An AI agent just provisioned $50,000 in cloud infrastructure using valid OAuth tokens and authorized API scopes.
You gave it billing:read to analyze costs. It called the pricing API (authorized), retrieved payment methods for cost calculations (authorized), identified optimization opportunities (authorized), then executed the changes with its compute:write scope (also authorized). Each API call passed. The token was valid. The scopes checked out.
But you authorized it to analyze, not provision. The authorization system never asked: should these specific API calls happen together? Should this agent execute changes, or just recommend them?
This is the authorization gap. Traditional OAuth validates requests, but agents create sequences. They chain legitimate calls into outcomes you never intended.

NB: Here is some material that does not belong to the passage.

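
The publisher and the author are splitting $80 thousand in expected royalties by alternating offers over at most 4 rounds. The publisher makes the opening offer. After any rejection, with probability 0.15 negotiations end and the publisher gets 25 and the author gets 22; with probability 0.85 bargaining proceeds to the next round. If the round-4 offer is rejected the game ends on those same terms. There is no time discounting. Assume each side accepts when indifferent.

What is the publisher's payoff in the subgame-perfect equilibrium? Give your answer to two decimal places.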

Each step might be authorized, but the combination exceeds what you meant to allow.
Single authentication at the gateway isn't enough anymore.
This session presents a four-layer continuous authorization framework for autonomous agents. You'll learn how to track both human intent and agent actions separately, filter tools based on runtime context, bind permissions to specific operations with transaction tokens, and enforce controls the agent can't circumvent.
If you're building or securing AI agents, this framework shows you how to authorize behavior, not just access.
Note: This session does not promote any product or service. It’s focused entirely on industry challenges and practical best practices.